Nesse sentido, o risco da judicialização ser a prioridade da política pública é menosprezar os outros elementos da estrutura patriarcal conjugada às estruturas racial e neoliberal. A interceptação da violência, isoladamente, não extinguiria as motivações. Por essa razão, uma política pública que enfrente a complexidade dessa questão, deveria priorizar além daquilo que a própria LMP determina, outros componentes espaciais, interseccionais e multidisciplinares. Gênero, raça e orientação sexual, bem como a adoção de critérios espaciais de análise e gestão, poderiam compor um Sistema Nacional Integrado de Prevenção e Enfrentamento à Violência contra as Mulheres, a partir do aperfeiçoamento e integração das Redes de Enfrentamento. Isso envolveria uma compreensão multidisciplinar sobre esta violência que a considere não só como diretrizes de segurança e saúde públicas, como também vincule a políticas educacionais, urbana, habitacional, trabalho etc. Por esse motivo, a articulação entre os entes federativos - União, Estados e Municípios -, bem como o diálogo e integração do extenso tecido de iniciativas da sociedade civil e de movimentos sociais parecem fundamentais. A recuperação de espaços de controle social também é central em um cenário de desmonte das políticas em termos de orçamento e alcance.
A desigualdade entre os distritos na presença e na oferta de atendimentos demonstram que além de insuficientes, são mal distribuídos, segundo a quantidade de violências no seu entorno. As redes municipais e estaduais de acolhimento e denúncia da violência contra a mulher precisariam ter, portanto, não só integração institucional para efetividade e retorno sobre a denúncia, como também gestão territorial. Integração significa articulação entre denúncia e a rede de atendimentos psicológicos e jurídicos, acesso à orientação sobre a denúncia, bem como informações sobre acolhimento e como proteger-se nos casos mais graves nos locais mais próximos.
O artigo procurou demonstrar também a importância da análise espacial para elaboração de políticas públicas territorialmente justas.

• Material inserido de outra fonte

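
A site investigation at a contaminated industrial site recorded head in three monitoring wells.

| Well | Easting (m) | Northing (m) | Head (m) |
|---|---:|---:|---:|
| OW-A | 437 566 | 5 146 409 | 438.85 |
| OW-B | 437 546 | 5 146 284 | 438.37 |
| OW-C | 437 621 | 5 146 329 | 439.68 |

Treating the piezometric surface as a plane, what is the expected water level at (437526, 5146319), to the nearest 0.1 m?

Taking OW-A as reference: OW-B−OW-A = (-20, -125, -0.48); OW-C−OW-A = (55, -80, +0.83).
Determinant of the coordinate differences = (-20)·(-80) − 55·(-125) = 8475.
∂h/∂x = [(-0.48)·(-80) − (+0.83)·(-125)] / 8475 = +0.01677
∂h/∂y = [(-20)·(+0.83) − 55·(-0.48)] / 8475 = +0.001156
h(437526, 5146319) = 438.85 + (+0.01677)·(-40) + (+0.001156)·(-90) = 438.85 -0.671 -0.104 = 438.075 m.

438.1 m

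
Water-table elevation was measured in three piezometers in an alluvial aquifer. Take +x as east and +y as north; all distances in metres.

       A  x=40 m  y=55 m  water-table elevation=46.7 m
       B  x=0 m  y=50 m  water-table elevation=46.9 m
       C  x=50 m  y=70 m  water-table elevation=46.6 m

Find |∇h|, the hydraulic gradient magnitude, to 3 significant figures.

With h = a·x + b·y + c and A as origin, the differences give:
  (-40)·a + (-5)·b = +0.2
  10·a + 15·b = -0.1
Eliminate b (×15 and ×(-5), subtract): -550·a = 2.50 → a = ∂h/∂x = -0.004545
Back-substitute: b = ∂h/∂y = -0.003636.
|∇h| = √(-0.004545² + -0.003636²) = 0.00582

0.00582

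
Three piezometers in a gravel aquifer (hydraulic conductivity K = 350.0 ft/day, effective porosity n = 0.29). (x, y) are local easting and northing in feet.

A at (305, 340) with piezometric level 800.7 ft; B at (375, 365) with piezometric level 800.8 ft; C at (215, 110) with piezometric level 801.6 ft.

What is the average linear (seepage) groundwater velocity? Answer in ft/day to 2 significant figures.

Three-point gradient (reference A): Δ to B = (70, 25, +0.1), Δ to C = (-90, -230, +0.9).
∂h/∂x = +0.003285, ∂h/∂y = -0.005199 (det = -13850).
|∇h| = √(0.003285² + -0.005199²) = 0.00615
Seepage velocity v = K·i/n = 350.0 × 0.00615 / 0.29 = 7.422 ft/day.

7.4 ft/day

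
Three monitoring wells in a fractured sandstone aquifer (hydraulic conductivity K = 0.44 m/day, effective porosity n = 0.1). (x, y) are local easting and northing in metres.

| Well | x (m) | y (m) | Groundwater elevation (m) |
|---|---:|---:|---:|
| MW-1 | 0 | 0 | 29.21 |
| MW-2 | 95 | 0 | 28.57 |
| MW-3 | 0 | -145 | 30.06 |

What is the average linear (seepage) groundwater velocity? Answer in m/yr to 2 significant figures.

∂h/∂x = (28.57 − 29.21) / (95 − 0) = -0.006737
∂h/∂y = (30.06 − 29.21) / (-145 − 0) = -0.005862
|∇h| = √(-0.006737² + -0.005862²) = 0.00893
Seepage velocity v = K·i/n = 0.44 × 0.00893 / 0.1 = 0.03929 m/day = 14.35 m/yr.

14 m/yr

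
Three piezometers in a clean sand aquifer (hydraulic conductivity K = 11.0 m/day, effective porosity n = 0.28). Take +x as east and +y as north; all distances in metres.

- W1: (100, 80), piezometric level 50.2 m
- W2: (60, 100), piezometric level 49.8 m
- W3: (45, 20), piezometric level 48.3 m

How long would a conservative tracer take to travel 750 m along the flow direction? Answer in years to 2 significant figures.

With h = a·x + b·y + c and W1 as origin, the differences give:
  (-40)·a + 20·b = -0.4
  (-55)·a + (-60)·b = -1.9
Eliminate b (×(-60) and ×20, subtract): 3500·a = 62.00 → a = ∂h/∂x = +0.01771
Back-substitute: b = ∂h/∂y = +0.01543.
|∇h| = √(0.01771² + 0.01543²) = 0.02349
Seepage velocity v = K·i/n = 11.0 × 0.02349 / 0.28 = 0.9228 m/day.
t = 750 / 0.9228 = 812.7 days = 2.23 years.

2.2 years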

Além disso, procurou desmistificar alguns sensos comuns que reproduzem preconceitos que relacionam a violência contra a mulher com periferia/pobreza/baixa escolaridade. Entretanto, o artigo tem algumas limitações: apesar de ter sistematizado os dados oficiais das secretarias municipal e estadual, a literatura admite que a violência contra as mulheres é subnotificada. Tanto as bases de dados carecem de completude integral das informações (raça, escolaridade etc.), quanto o ambiente hostil e muitas vezes misógino das delegacias inibem o registro pelas mulheres. Laços afetivos das vítimas com os agressores (– deles são pessoas próximas à denunciante) são um grande desafio para as políticas educacionais na direção da ressignificação das sociabilidades (FBSP, 2017; 2019a).
A institucionalização das políticas de enfrentamento à violência contra as mulheres não pode estar baseada na redução deste problema com uma abordagem monotemática (segurança pública) ou uniescalar (só no municípios), porque corre o risco de ser ineficaz. Por este motivo, não parece suficiente apenas um incremento quantitativo do Estado de forma homogênea no território, se não forem enfrentadas as raízes da violência, ainda presentes nas estruturas patriarcal, neoliberal e racial.